Baumann's most celebrated mission was the 200-member "Maasai Expedition" of 1891–93. On the expedition, he performed map-making duties, and was the first European to enter Rwanda (1892). He was also the first European to visit Lake Eyasi, Lake Manyara, and Ngorongoro Crater. On the expedition, he explored the headwaters of the Kagera River, which he reasoned, was the true source of the Nile. As a result of the journey, he produced a book titled "Durch Massailand zur Nilquelle" (By Massailand to the Source of Nile, 1894) .

In 1896, Baumann was appointed consul to Zanzibar by the Austro-Hungarian government. However, he died a few years later of an infectious disease at the age of 35. In 1902 the thoroughfare Baumannstraße, in the district of Landstraße (Vienna), was named in his honour. The highest point of the German protectorate Togoland was called the Baumannspitze (present-day Mount Agou in Togo).

== Written works by Oscar Baumann ==
- Beiträge zur Ethnologie des Congo, 1887.
- Versuch einer Monographie von Fernando Póo, 1888 (dissertation).
- Fernando Po and the Bube. Vienna (1888).

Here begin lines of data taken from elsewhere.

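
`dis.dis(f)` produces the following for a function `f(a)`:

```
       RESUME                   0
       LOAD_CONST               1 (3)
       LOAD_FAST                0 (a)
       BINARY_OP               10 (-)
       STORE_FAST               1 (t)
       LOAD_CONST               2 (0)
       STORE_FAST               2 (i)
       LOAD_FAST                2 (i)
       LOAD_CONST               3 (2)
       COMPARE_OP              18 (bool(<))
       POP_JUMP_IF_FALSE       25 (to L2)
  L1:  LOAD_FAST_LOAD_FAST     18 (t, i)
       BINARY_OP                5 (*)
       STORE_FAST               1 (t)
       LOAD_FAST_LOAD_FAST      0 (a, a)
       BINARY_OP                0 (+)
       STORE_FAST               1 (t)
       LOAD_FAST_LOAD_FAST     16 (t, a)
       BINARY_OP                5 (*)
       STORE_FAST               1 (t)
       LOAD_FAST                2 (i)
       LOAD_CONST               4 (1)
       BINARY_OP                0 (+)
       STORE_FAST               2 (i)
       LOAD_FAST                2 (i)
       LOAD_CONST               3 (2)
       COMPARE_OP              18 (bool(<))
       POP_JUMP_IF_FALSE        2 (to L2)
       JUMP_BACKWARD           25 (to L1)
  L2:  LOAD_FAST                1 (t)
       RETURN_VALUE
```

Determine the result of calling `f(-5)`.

LOAD_CONST → push 3. Stack: [3]
LOAD_FAST a → push -5. Stack: [3, -5]
BINARY_OP - → 3 - -5 = 8. Stack: [8]
STORE_FAST t → t=8. Stack: []
LOAD_CONST → push 0. Stack: [0]
STORE_FAST i → i=0. Stack: []
LOAD_FAST i → push 0. Stack: [0]
LOAD_CONST → push 2. Stack: [0, 2]
COMPARE_OP bool(<) → 0 vs 2 = True. Stack: [True]
POP_JUMP_IF_FALSE → pop True; no jump. Stack: []
LOAD_FAST_LOAD_FAST t,i → push 8,0. Stack: [8, 0]
BINARY_OP * → 8 * 0 = 0. Stack: [0]
STORE_FAST t → t=0. Stack: []
LOAD_FAST_LOAD_FAST a,a → push -5,-5. Stack: [-5, -5]
BINARY_OP + → -5 + -5 = -10. Stack: [-10]
STORE_FAST t → t=-10. Stack: []
LOAD_FAST_LOAD_FAST t,a → push -10,-5. Stack: [-10, -5]
BINARY_OP * → -10 * -5 = 50. Stack: [50]
STORE_FAST t → t=50. Stack: []
LOAD_FAST i → push 0. Stack: [0]
LOAD_CONST → push 1. Stack: [0, 1]
BINARY_OP + → 0 + 1 = 1. Stack: [1]
STORE_FAST i → i=1. Stack: []
LOAD_FAST i → push 1. Stack: [1]
LOAD_CONST → push 2. Stack: [1, 2]
COMPARE_OP bool(<) → 1 vs 2 = True. Stack: [True]
POP_JUMP_IF_FALSE → pop True; no jump. Stack: []
LOAD_FAST_LOAD_FAST t,i → push 50,1. Stack: [50, 1]
BINARY_OP * → 50 * 1 = 50. Stack: [50]
STORE_FAST t → t=50. Stack: []
LOAD_FAST_LOAD_FAST a,a → push -5,-5. Stack: [-5, -5]
BINARY_OP + → -5 + -5 = -10. Stack: [-10]
STORE_FAST t → t=-10. Stack: []
LOAD_FAST_LOAD_FAST t,a → push -10,-5. Stack: [-10, -5]
BINARY_OP * → -10 * -5 = 50. Stack: [50]
STORE_FAST t → t=50. Stack: []
LOAD_FAST i → push 1. Stack: [1]
LOAD_CONST → push 1. Stack: [1, 1]
BINARY_OP + → 1 + 1 = 2. Stack: [2]
STORE_FAST i → i=2. Stack: []
LOAD_FAST i → push 2. Stack: [2]
LOAD_CONST → push 2. Stack: [2, 2]
COMPARE_OP bool(<) → 2 vs 2 = False. Stack: [False]
POP_JUMP_IF_FALSE → pop False; jump. Stack: []
LOAD_FAST t → push 50. Stack: [50]
RETURN_VALUE → return 50.

50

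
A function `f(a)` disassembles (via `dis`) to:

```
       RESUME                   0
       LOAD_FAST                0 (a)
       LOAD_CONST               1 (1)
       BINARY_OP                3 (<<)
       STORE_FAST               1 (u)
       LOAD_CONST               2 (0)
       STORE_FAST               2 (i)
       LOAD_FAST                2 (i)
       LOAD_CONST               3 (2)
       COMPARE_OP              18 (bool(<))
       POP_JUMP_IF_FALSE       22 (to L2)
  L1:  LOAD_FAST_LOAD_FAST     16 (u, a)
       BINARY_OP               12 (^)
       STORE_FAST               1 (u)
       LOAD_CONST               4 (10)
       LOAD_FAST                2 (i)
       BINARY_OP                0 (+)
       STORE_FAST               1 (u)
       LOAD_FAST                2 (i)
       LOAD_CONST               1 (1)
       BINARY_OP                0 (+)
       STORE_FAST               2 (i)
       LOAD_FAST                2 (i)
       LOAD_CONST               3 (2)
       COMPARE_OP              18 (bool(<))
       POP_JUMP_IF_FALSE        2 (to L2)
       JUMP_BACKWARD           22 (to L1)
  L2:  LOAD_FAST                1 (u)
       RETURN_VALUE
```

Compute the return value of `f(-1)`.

11

LOAD_FAST a → push -1. Stack: [-1]
LOAD_CONST → push 1. Stack: [-1, 1]
BINARY_OP << → -1 << 1 = -2. Stack: [-2]
STORE_FAST u → u=-2. Stack: []
LOAD_CONST → push 0. Stack: [0]
STORE_FAST i → i=0. Stack: []
LOAD_FAST i → push 0. Stack: [0]
LOAD_CONST → push 2. Stack: [0, 2]
COMPARE_OP bool(<) → 0 vs 2 = True. Stack: [True]
POP_JUMP_IF_FALSE → pop True; no jump. Stack: []
LOAD_FAST_LOAD_FAST u,a → push -2,-1. Stack: [-2, -1]
BINARY_OP ^ → -2 ^ -1 = 1. Stack: [1]
STORE_FAST u → u=1. Stack: []
LOAD_CONST → push 10. Stack: [10]
LOAD_FAST i → push 0. Stack: [10, 0]
BINARY_OP + → 10 + 0 = 10. Stack: [10]
STORE_FAST u → u=10. Stack: []
LOAD_FAST i → push 0. Stack: [0]
LOAD_CONST → push 1. Stack: [0, 1]
BINARY_OP + → 0 + 1 = 1. Stack: [1]
STORE_FAST i → i=1. Stack: []
LOAD_FAST i → push 1. Stack: [1]
LOAD_CONST → push 2. Stack: [1, 2]
COMPARE_OP bool(<) → 1 vs 2 = True. Stack: [True]
POP_JUMP_IF_FALSE → pop True; no jump. Stack: []
LOAD_FAST_LOAD_FAST u,a → push 10,-1. Stack: [10, -1]
BINARY_OP ^ → 10 ^ -1 = -11. Stack: [-11]
STORE_FAST u → u=-11. Stack: []
LOAD_CONST → push 10. Stack: [10]
LOAD_FAST i → push 1. Stack: [10, 1]
BINARY_OP + → 10 + 1 = 11. Stack: [11]
STORE_FAST u → u=11. Stack: []
LOAD_FAST i → push 1. Stack: [1]
LOAD_CONST → push 1. Stack: [1, 1]
BINARY_OP + → 1 + 1 = 2. Stack: [2]
STORE_FAST i → i=2. Stack: []
LOAD_FAST i → push 2. Stack: [2]
LOAD_CONST → push 2. Stack: [2, 2]
COMPARE_OP bool(<) → 2 vs 2 = False. Stack: [False]
POP_JUMP_IF_FALSE → pop False; jump. Stack: []
LOAD_FAST u → push 11. Stack: [11]
RETURN_VALUE → return 11.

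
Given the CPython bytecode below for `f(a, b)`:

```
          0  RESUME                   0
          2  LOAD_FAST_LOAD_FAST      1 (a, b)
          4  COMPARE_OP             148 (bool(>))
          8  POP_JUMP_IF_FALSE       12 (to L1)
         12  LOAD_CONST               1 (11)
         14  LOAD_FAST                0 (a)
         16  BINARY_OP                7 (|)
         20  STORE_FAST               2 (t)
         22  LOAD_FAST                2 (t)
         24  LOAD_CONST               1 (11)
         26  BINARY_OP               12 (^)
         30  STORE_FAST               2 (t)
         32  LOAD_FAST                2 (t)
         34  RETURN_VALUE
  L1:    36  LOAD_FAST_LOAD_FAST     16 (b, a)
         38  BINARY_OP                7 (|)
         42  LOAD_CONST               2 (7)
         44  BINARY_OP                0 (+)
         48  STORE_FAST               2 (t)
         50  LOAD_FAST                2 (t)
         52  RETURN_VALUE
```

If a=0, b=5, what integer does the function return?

LOAD_FAST_LOAD_FAST a,b → push 0,5. Stack: [0, 5]
COMPARE_OP bool(>) → 0 vs 5 = False. Stack: [False]
POP_JUMP_IF_FALSE → pop False; jump. Stack: []
LOAD_FAST_LOAD_FAST b,a → push 5,0. Stack: [5, 0]
BINARY_OP | → 5 | 0 = 5. Stack: [5]
LOAD_CONST → push 7. Stack: [5, 7]
BINARY_OP + → 5 + 7 = 12. Stack: [12]
STORE_FAST t → t=12. Stack: []
LOAD_FAST t → push 12. Stack: [12]
RETURN_VALUE → return 12.

12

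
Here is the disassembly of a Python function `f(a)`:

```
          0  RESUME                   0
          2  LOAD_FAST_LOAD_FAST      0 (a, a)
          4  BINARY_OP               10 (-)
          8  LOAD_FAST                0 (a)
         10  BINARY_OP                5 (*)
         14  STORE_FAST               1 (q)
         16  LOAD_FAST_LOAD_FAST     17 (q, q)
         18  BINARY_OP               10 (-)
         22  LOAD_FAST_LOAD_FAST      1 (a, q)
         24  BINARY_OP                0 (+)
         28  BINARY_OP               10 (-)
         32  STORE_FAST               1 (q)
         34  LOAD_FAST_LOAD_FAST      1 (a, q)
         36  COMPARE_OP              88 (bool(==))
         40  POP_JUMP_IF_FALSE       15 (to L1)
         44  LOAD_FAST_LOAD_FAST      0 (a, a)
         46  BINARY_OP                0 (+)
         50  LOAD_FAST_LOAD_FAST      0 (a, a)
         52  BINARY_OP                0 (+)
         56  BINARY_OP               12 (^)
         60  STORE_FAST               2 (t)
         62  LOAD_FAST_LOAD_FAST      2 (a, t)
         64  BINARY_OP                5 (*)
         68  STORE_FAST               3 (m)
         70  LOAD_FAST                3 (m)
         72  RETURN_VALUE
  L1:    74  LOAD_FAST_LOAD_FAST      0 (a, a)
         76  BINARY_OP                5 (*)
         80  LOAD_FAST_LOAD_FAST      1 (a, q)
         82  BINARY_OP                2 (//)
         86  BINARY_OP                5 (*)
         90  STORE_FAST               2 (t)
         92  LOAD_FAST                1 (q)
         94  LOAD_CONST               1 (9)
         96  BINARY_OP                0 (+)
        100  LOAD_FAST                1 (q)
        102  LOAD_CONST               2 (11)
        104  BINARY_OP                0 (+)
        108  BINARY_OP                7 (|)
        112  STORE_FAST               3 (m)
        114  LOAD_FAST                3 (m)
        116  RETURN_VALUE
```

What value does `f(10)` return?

-1

LOAD_FAST_LOAD_FAST a,a → push 10,10. Stack: [10, 10]
BINARY_OP - → 10 - 10 = 0. Stack: [0]
LOAD_FAST a → push 10. Stack: [0, 10]
BINARY_OP * → 0 * 10 = 0. Stack: [0]
STORE_FAST q → q=0. Stack: []
LOAD_FAST_LOAD_FAST q,q → push 0,0. Stack: [0, 0]
BINARY_OP - → 0 - 0 = 0. Stack: [0]
LOAD_FAST_LOAD_FAST a,q → push 10,0. Stack: [0, 10, 0]
BINARY_OP + → 10 + 0 = 10. Stack: [0, 10]
BINARY_OP - → 0 - 10 = -10. Stack: [-10]
STORE_FAST q → q=-10. Stack: []
LOAD_FAST_LOAD_FAST a,q → push 10,-10. Stack: [10, -10]
COMPARE_OP bool(==) → 10 vs -10 = False. Stack: [False]
POP_JUMP_IF_FALSE → pop False; jump. Stack: []
LOAD_FAST_LOAD_FAST a,a → push 10,10. Stack: [10, 10]
BINARY_OP * → 10 * 10 = 100. Stack: [100]
LOAD_FAST_LOAD_FAST a,q → push 10,-10. Stack: [100, 10, -10]
BINARY_OP // → 10 // -10 = -1. Stack: [100, -1]
BINARY_OP * → 100 * -1 = -100. Stack: [-100]
STORE_FAST t → t=-100. Stack: []
LOAD_FAST q → push -10. Stack: [-10]
LOAD_CONST → push 9. Stack: [-10, 9]
BINARY_OP + → -10 + 9 = -1. Stack: [-1]
LOAD_FAST q → push -10. Stack: [-1, -10]
LOAD_CONST → push 11. Stack: [-1, -10, 11]
BINARY_OP + → -10 + 11 = 1. Stack: [-1, 1]
BINARY_OP | → -1 | 1 = -1. Stack: [-1]
STORE_FAST m → m=-1. Stack: []
LOAD_FAST m → push -1. Stack: [-1]
RETURN_VALUE → return -1.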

- In Deutsch-Ostafrika während des Aufstandes (In German East Africa during the Rebellion), Vienna (1890) (online here).
- * Usambara und seine Nachbargebiete. Allgemeine Darstellung des nordöstlichen Deutsch - Ostafrika und seiner Bewohner, Berlin 1891 (Usambara and its adjacent territories. General description of the North Eastern German East Africa and its inhabitants) online here.
- Karte des nordöstlichen Deutsch-Ostafrika (Map of northeastern German East Africa), Berlin (1893).
- Durch Massailand zur Nilquelle (By Massailand to the Source of the Nile), Berlin (1894).
- "Die kartographischen Ergebnisse der Massai-Expedition" (The cartographic results of the Massai expedition), in: Petermann's Geographische Mitteilungen, Ergebnisheft 111, Gotha (1894).
- The Sansibar archipelago. 3 booklets. Leipzig (1896–99).
- Afrikanische Skizzen (African sketches), Berlin (1900).